Questão de Trabalho e Produção (Taylorismo, Fordismo e Toyotismo) — ENEM
Em meados dos anos 1970, a economia capitalista enfrentou uma série de crises simultâneas: a elevação dos preços do petróleo encareceu a produção industrial, a inflação corroeu o poder de compra dos trabalhadores, e a saturação dos mercados de bens padronizados reduziu a margem de lucro das grandes fábricas. O modelo fordista, sustentado pela produção em massa de itens idênticos, por contratos estáveis e por sindicatos fortes que garantiam reajustes salariais regulares, mostrou-se incapaz de responder com agilidade às oscilações da demanda. Em resposta, geógrafos como David Harvey descrevem a emergência de um novo regime de acumulação, marcado pela produção sob encomenda, pela terceirização, pelo downsizing das empresas e pela precarização dos vínculos empregatícios. Esse regime reorganizou a sociedade capitalista ao transferir o risco da produção para o trabalhador e ao fragmentar as categorias profissionais, dificultando a ação coletiva dos sindicatos. A interpretação de Harvey sobre a crise do fordismo indica que:
AA rigidez do fordismo, incapaz de se adaptar às oscilações do mercado, favoreceu a emergência de um regime de acumulação flexível que transferiu riscos ao trabalhador e enfraqueceu a ação sindical.

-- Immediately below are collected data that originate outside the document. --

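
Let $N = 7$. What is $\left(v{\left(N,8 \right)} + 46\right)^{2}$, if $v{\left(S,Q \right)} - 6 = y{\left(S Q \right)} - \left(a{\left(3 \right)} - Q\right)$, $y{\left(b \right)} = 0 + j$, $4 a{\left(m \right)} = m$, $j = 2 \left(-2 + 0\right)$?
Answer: $\frac{48841}{16} \approx 3052.6$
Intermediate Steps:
$j = -4$ ($j = 2 \left(-2\right) = -4$)
$a{\left(m \right)} = \frac{m}{4}$
$y{\left(b \right)} = -4$ ($y{\left(b \right)} = 0 - 4 = -4$)
$v{\left(S,Q \right)} = \frac{5}{4} + Q$ ($v{\left(S,Q \right)} = 6 - \left(4 + \frac{3}{4} - Q\right) = 6 - \left(\frac{19}{4} - Q\right) = 6 + \left(-4 + \left(- \frac{3}{4} + Q\right)\right) = 6 + \left(- \frac{19}{4} + Q\right) = \frac{5}{4} + Q$)
$\left(v{\left(N,8 \right)} + 46\right)^{2} = \left(\left(\frac{5}{4} + 8\right) + 46\right)^{2} = \left(\frac{37}{4} + 46\right)^{2} = \left(\frac{221}{4}\right)^{2} = \frac{48841}{16}$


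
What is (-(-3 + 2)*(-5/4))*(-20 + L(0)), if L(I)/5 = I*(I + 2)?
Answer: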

BO fordismo foi superado pelo retorno ao artesanato corporativo, que devolveu ao trabalhador o controle integral sobre o processo produtivo e elevou os salários reais.
CA crise dos anos 1970 fortaleceu os sindicatos industriais, que conquistaram maior participação na gestão das fábricas e ampliaram os direitos trabalhistas no período seguinte.
DA acumulação flexível eliminou totalmente a divisão do trabalho, tornando todos os trabalhadores igualmente especializados e bem remunerados nas novas cadeias produtivas.
EO novo regime de acumulação restabeleceu os grandes estoques e as linhas de montagem fordistas, porém com tecnologia digital, sem alterar as relações de emprego existentes.